Moreover, the directive does not alter and does not have any impact on the regulations that foresee the right of citizens to access documents in the possession of public authorities, including documents submitted by third parties such as companies and business organisations.
In addition, the directive expressly safeguards those who, acting in the public interest, disclose a trade secret for the purpose of revealing a misconduct, wrongdoing or illegal activity. This safeguard is operative if the trade secret was acquired or passed to the whistle-blower through the use of illicit means such as the breach of law or contract.
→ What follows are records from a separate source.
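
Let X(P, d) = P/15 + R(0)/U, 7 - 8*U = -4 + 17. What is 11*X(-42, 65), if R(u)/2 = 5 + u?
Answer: -2662/15 ≈ -177.47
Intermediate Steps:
R(u) = 10 + 2*u (R(u) = 2*(5 + u) = 10 + 2*u)
U = -¾ (U = 7/8 - (-4 + 17)/8 = 7/8 - ⅛*13 = 7/8 - 13/8 = -¾ ≈ -0.75000)
X(P, d) = -40/3 + P/15 (X(P, d) = P/15 + (10 + 2*0)/(-¾) = P*(1/15) + (10 + 0)*(-4/3) = P/15 + 10*(-4/3) = P/15 - 40/3 = -40/3 + P/15)
11*X(-42, 65) = 11*(-40/3 + (1/15)*(-42)) = 11*(-40/3 - 14/5) = 11*(-242/15) = -2662/15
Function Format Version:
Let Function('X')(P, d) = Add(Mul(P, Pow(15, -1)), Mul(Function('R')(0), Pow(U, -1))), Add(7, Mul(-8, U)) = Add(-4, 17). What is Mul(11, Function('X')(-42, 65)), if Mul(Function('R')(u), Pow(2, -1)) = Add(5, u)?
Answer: Rational(-2662, 15) ≈ -177.47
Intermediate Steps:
Function('R')(u) = Add(10, Mul(2, u)) (Function('R')(u) = Mul(2, Add(5, u)) = Add(10, Mul(2, u)))
U = Rational(-3, 4) (U = Add(Rational(7, 8), Mul(Rational(-1, 8), Add(-4, 17))) = Add(Rational(7, 8), Mul(Rational(-1, 8), 13)) = Add(Rational(7, 8), Rational(-13, 8)) = Rational(-3, 4) ≈ -0.75000)
Function('X')(P, d) = Add(Rational(-40, 3), Mul(Rational(1, 15), P)) (Function('X')(P, d) = Add(Mul(P, Pow(15, -1)), Mul(Add(10, Mul(2, 0)), Pow(Rational(-3, 4), -1))) = Add(Mul(P, Rational(1, 15)), Mul(Add(10, 0), Rational(-4, 3))) = Add(Mul(Rational(1, 15), P), Mul(10, Rational(-4, 3))) = Add(Mul(Rational(1, 15), P), Rational(-40, 3)) = Add(Rational(-40, 3), Mul(Rational(1, 15), P)))
Mul(11, Function('X')(-42, 65)) = Mul(11, Add(Rational(-40, 3), Mul(Rational(1, 15), -42))) = Mul(11, Add(Rational(-40, 3), Rational(-14, 5))) = Mul(11, Rational(-242, 15)) = Rational(-2662, 15)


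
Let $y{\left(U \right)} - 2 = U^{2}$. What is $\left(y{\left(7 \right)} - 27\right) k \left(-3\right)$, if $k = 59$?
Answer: $-4248$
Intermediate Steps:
$y{\left(U \right)} = 2 + U^{2}$
$\left(y{\left(7 \right)} - 27\right) k \left(-3\right) = \left(\left(2 + 7^{2}\right) - 27\right) 59 \left(-3\right) = \left(\left(2 + 49\right) - 27\right) 59 \left(-3\right) = \left(51 - 27\right) 59 \left(-3\right) = 24 \cdot 59 \left(-3\right) = 1416 \left(-3\right) = -4248$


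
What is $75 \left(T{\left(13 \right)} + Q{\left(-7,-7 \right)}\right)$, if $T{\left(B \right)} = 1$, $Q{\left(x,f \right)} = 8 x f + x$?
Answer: $28950$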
If no unlawful conduct takes place the disclosure of the trade secret is out of the scope of the directive and therefore no safeguards are necessary.
The theft of trade secrets used to imply stealing or copying a physical document or object. With the digitalisation of information, this form of industrial espionage is increasingly done through unlawful access to computer networks. Cyber theft of trade secrets accounts for an estimated €60 billion of losses in the EU.
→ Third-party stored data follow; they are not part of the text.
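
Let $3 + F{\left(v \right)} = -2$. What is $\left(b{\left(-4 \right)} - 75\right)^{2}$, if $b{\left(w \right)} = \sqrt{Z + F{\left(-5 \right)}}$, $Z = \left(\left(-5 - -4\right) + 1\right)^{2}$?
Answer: $\left(75 - i \sqrt{5}\right)^{2} \approx 5620.0 - 335.41 i$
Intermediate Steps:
$F{\left(v \right)} = -5$ ($F{\left(v \right)} = -3 - 2 = -5$)
$Z = 0$ ($Z = \left(\left(-5 + 4\right) + 1\right)^{2} = \left(-1 + 1\right)^{2} = 0^{2} = 0$)
$b{\left(w \right)} = i \sqrt{5}$ ($b{\left(w \right)} = \sqrt{0 - 5} = \sqrt{-5} = i \sqrt{5}$)
$\left(b{\left(-4 \right)} - 75\right)^{2} = \left(i \sqrt{5} - 75\right)^{2} = \left(-75 + i \sqrt{5}\right)^{2}$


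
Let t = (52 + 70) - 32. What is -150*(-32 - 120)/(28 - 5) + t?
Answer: 24870/23 ≈ 1081.3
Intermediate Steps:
t = 90 (t = 122 - 32 = 90)
-150*(-32 - 120)/(28 - 5) + t = -150*(-32 - 120)/(28 - 5) + 90 = -(-22800)/23 + 90 = -150*(-152/23) + 90 = 22800/23 + 90 = 24870/23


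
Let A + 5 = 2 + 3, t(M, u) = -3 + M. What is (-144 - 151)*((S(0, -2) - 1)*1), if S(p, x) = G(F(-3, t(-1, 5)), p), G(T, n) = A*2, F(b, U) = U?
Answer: 295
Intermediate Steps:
A = 0 (A = -5 + (2 + 3) = -5 + 5 = 0)
G(T, n) = 0 (G(T, n) = 0*2 = 0)
S(p, x) = 0
(-144 - 151)*((S(0, -2) - 1)*1) = (-144 - 151)*((0 - 1)*1) = -(-295) = -295*(-1) = 295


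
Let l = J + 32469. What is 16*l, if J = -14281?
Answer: 291008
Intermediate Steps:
l = 18188 (l = -14281 + 32469 = 18188)
16*l = 16*18188 = 291008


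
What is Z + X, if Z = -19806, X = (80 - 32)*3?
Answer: -19662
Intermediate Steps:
X = 144 (X = 48*3 = 144)
Z + X = -19806 + 144 = -19662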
It raises particular challenges for various ecosystems in manufacturing or creative and cultural industries. The economic impact of the cyber theft of trade secrets can be reduced by promoting cybersecurity awareness and skilful IP management. As part of the IP action plan of 2020 the Commission announced that it will develop awareness tools and targeted guidance to increase the resilience of EU businesses (and SMEs in particular) against this theft, in collaboration with the EUIPO, EU country authorities and the business community.
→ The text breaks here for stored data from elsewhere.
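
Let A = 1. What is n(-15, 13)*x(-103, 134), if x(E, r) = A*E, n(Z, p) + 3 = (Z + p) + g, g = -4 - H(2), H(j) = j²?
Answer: 1339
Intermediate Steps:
g = -8 (g = -4 - 1*2² = -4 - 1*4 = -4 - 4 = -8)
n(Z, p) = -11 + Z + p (n(Z, p) = -3 + ((Z + p) - 8) = -3 + (-8 + Z + p) = -11 + Z + p)
x(E, r) = E (x(E, r) = 1*E = E)
n(-15, 13)*x(-103, 134) = (-11 - 15 + 13)*(-103) = -13*(-103) = 1339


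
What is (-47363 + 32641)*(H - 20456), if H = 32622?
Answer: -179107852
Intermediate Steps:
(-47363 + 32641)*(H - 20456) = (-47363 + 32641)*(32622 - 20456) = -14722*12166 = -179107852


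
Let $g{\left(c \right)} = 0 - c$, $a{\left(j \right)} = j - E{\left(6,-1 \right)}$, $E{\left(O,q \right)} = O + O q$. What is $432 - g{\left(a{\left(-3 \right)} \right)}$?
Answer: $429$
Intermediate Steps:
$a{\left(j \right)} = j$ ($a{\left(j \right)} = j - 6 \left(1 - 1\right) = j - 6 \cdot 0 = j - 0 = j + 0 = j$)
$g{\left(c \right)} = - c$
$432 - g{\left(a{\left(-3 \right)} \right)} = 432 - \left(-1\right) \left(-3\right) = 432 - 3 = 429$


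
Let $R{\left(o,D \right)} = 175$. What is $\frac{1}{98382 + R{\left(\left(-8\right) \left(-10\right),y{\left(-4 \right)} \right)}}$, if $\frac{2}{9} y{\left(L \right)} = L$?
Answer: $\frac{1}{98557} \approx 1.0146 \cdot 10^{-5}$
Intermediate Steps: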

The Commission held a workshop on cyber industrial espionage in October 2018, with the participation of representatives and experts from EU countries, EU agencies, individual businesses and business organisations, think tanks, academia, and experts on intellectual property, SMEs and cybersecurity.
The conclusions of the workshop are included in a study that we commissioned on industrial espionage through cyber means. The study includes research on the estimated volume and impact of cyber theft of trade secrets and makes recommendations on policy actions.